Some infections are spread directly when skin or mucous membrane (the thin lining of parts of the body such as nose, mouth, genitals) comes into contact with the skin or mucous membrane of an infected person. Infections may be spread indirectly when the skin comes in contact with a contaminated object.
Q. What are the 5 standard precautions for infection control?
Standard Precautions
Table of Contents
- Q. What are the 5 standard precautions for infection control?
- Q. What are the different ways in which infectious diseases can spread?
- Q. What are 3 fluids that are essential to life?
- Q. What diseases are spread through urine?
- Q. Can a person drink their own urine to survive?
- Q. How do you kill Leptospira bacteria?
- Q. How does pee taste?
- Q. Is it safe to taste pee?
- Q. Is it normal for urine to be tasteless?
- Hand hygiene.
- Use of personal protective equipment (e.g., gloves, masks, eyewear).
- Respiratory hygiene / cough etiquette.
- Sharps safety (engineering and work practice controls).
- Safe injection practices (i.e., aseptic technique for parenteral medications).
- Sterile instruments and devices.
Q. What are the different ways in which infectious diseases can spread?
Infectious diseases can spread in a variety of ways: through the air, from direct or indirect contact with another person, soiled objects, skin or mucous membrane, saliva, urine, blood and body secretions, through sexual contact, and through contaminated food and water.
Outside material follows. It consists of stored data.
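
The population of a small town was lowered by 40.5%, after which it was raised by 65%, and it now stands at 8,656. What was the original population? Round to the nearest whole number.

8,817

Undoing the 65% increase: 8,656 ÷ 1.65 ≈ 5246.060606.
Undoing the 40.5% decrease: 5246.060606 ÷ 0.595 ≈ 8,817.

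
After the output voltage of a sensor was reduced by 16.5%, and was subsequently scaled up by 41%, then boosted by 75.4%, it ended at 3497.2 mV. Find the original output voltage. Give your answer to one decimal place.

1693.5 mV

The overall multiplier applied was 0.835 × 1.41 × 1.754 = 2.0650719.
So the original output voltage was 3497.2 ÷ 2.0650719 ≈ 1693.5 mV.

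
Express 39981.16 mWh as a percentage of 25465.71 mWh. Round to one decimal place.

157.0%

39981.16 mWh ÷ 25465.71 mWh ≈ 157.0%.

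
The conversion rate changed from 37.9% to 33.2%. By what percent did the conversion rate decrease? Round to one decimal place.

The change is 33.2 − 37.9 = -4.7 percentage points.
Relative to the original 37.9%, that is -4.7 ÷ 37.9 ≈ -12.4%.
So the conversion rate fell by 12.4%.

12.4%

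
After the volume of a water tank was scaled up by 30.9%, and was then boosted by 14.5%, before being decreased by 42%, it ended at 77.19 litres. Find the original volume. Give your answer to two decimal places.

Undoing the 42% decrease: 77.19 ÷ 0.58 ≈ 133.086207.
Undoing the 14.5% increase: 133.086207 ÷ 1.145 ≈ 116.232495.
Undoing the 30.9% increase: 116.232495 ÷ 1.309 ≈ 88.79 litres.

88.79 litres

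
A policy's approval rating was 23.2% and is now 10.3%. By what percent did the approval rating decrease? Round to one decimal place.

The change is 10.3 − 23.2 = -12.9 percentage points.
Relative to the original 23.2%, that is -12.9 ÷ 23.2 ≈ -55.6%.
So the approval rating fell by 55.6%.

55.6%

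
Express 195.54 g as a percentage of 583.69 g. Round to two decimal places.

33.50%

195.54 g ÷ 583.69 g ≈ 33.50%.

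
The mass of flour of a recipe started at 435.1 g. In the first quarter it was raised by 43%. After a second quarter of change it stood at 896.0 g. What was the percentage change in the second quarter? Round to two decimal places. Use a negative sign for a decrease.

After the first quarter: 435.1 × 1.43 = 622.193.
Second-quarter multiplier: 896.0 ÷ 622.193 ≈ 1.440068.
That is a change of 44.01%.

44.01%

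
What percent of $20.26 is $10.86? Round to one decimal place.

53.6%

$10.86 ÷ $20.26 ≈ 53.6%.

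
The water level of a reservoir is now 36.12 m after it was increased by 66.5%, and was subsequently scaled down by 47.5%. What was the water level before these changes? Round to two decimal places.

41.32 m

Undoing the 47.5% decrease: 36.12 ÷ 0.525 = 68.8.
Undoing the 66.5% increase: 68.8 ÷ 1.665 ≈ 41.32 m.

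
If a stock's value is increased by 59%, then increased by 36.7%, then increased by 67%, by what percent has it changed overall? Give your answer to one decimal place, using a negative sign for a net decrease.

263.0%

The combined multiplier is 1.59 × 1.367 × 1.67 = 3.6297951.
That corresponds to an increase of 263.0%.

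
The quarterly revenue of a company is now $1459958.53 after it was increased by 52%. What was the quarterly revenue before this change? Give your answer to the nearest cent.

$960499.03

The overall multiplier applied was 1.52.
So the original quarterly revenue was $1459958.53 ÷ 1.52 ≈ $960499.03.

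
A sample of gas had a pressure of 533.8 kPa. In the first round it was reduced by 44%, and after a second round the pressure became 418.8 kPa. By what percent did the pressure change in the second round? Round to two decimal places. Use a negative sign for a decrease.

After the first round: 533.8 × 0.56 = 298.928.
Second-round multiplier: 418.8 ÷ 298.928 ≈ 1.401006.
That is a change of 40.10%.

40.10%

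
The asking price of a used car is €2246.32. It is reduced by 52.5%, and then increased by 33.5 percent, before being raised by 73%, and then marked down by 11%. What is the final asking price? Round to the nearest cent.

Each change multiplies by a factor: 0.475 × 1.335 × 1.73 × 0.89 = 0.9763622625.
€2246.32 × 0.9763622625 = €2193.222077499 ≈ €2193.22.

€2193.22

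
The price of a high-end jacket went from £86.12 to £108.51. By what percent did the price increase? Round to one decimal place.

26.0%

Change: £108.51 − £86.12 = £22.39.
Relative to the original: £22.39 ÷ £86.12 ≈ 26.0%.
So the price increased by 26.0%.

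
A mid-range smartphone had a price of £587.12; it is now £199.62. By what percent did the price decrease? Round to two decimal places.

66.00%

Change: £199.62 − £587.12 = -£387.50.
Relative to the original: -£387.50 ÷ £587.12 ≈ -66.00%.
So the price decreased by 66.00%.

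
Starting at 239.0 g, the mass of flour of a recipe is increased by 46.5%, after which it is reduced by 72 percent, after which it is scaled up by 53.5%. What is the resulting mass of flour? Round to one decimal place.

Each change multiplies by a factor: 1.465 × 0.28 × 1.535 = 0.629657.
239.0 × 0.629657 = 150.488023 ≈ 150.5.

150.5 g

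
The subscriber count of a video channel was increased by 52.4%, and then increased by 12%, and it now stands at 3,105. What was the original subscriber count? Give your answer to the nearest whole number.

1,819

Undoing the 12% increase: 3,105 ÷ 1.12 ≈ 2772.321429.
Undoing the 52.4% increase: 2772.321429 ÷ 1.524 ≈ 1,819.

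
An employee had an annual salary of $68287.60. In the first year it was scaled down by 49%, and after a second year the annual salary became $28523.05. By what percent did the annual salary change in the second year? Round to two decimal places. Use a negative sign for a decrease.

-18.10%

After the first year: $68287.60 × 0.51 = $34826.676.
Second-year multiplier: $28523.05 ÷ $34826.676 ≈ 0.819.
That is a change of -18.10%.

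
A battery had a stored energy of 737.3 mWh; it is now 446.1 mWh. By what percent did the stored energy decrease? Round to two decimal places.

39.50%

Change: 446.1 − 737.3 = -291.2.
Relative to the original: -291.2 ÷ 737.3 ≈ -39.50%.
So the stored energy decreased by 39.50%.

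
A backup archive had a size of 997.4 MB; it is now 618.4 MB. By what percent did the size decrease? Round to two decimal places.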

Q. What are 3 fluids that are essential to life?
- Bile. Bile is a brown to dark green fluid that is produced by the liver, stored in the gallbladder (a synonym for bile is gall), and released into the intestines when we eat.
- Blood. Give a little.
- Menstrual fluid.
- Mucus.
- Pus.
- Semen.
- Saliva.
- Sweat.
Q. What diseases are spread through urine?
Botulism • Campylobacter infection • Cholera • Cryptosporidium infection • Haemolytic uraemic syndrome • Listeria infection • Salmonella infection • Shigella infection • Typhoid/Paratyphoid • Yersinia infection. Some infections are spread when urine is transferred from soiled hands or objects to the mouth.
Q. Can a person drink their own urine to survive?
Many claim that in a survivalist situation, drinking your pee when you’re out of water can save you from succumbing to dehydration. The fact is this is simply… false. Not only will your urine not rehydrate you, it will have the opposite effect and dehydrate you at a faster rate.
Q. How do you kill Leptospira bacteria?
The germ can survive in moist conditions outside the host for many days or even weeks. However, they are readily killed by drying, exposure to detergents, disinfectants, heating to 50 C for five minutes and they only survive for a few hours in salt water. How is Leptospirosis spread?
Q. How does pee taste?
The urine is astringent, sweet, white and sharp. The last is known today as the urine of diabetes mellitus. English physician Thomas Willis noted the same relationship in 1674, reporting that diabetic piss tastes “wonderfully sweet as if it were imbued with honey or sugar.”
Q. Is it safe to taste pee?
The takeaway. Drinking your own urine isn’t advisable. It can introduce bacteria, toxins, and medications into your system. There’s no reason to think that drinking urine would benefit your health in any way.
Q. Is it normal for urine to be tasteless?
Diabetes insipidus is so named because the large volume of urine that is excreted is tasteless, or “insipid,” rather than sweet, as is the case in diabetes mellitus, in which the urine may contain large quantities of glucose.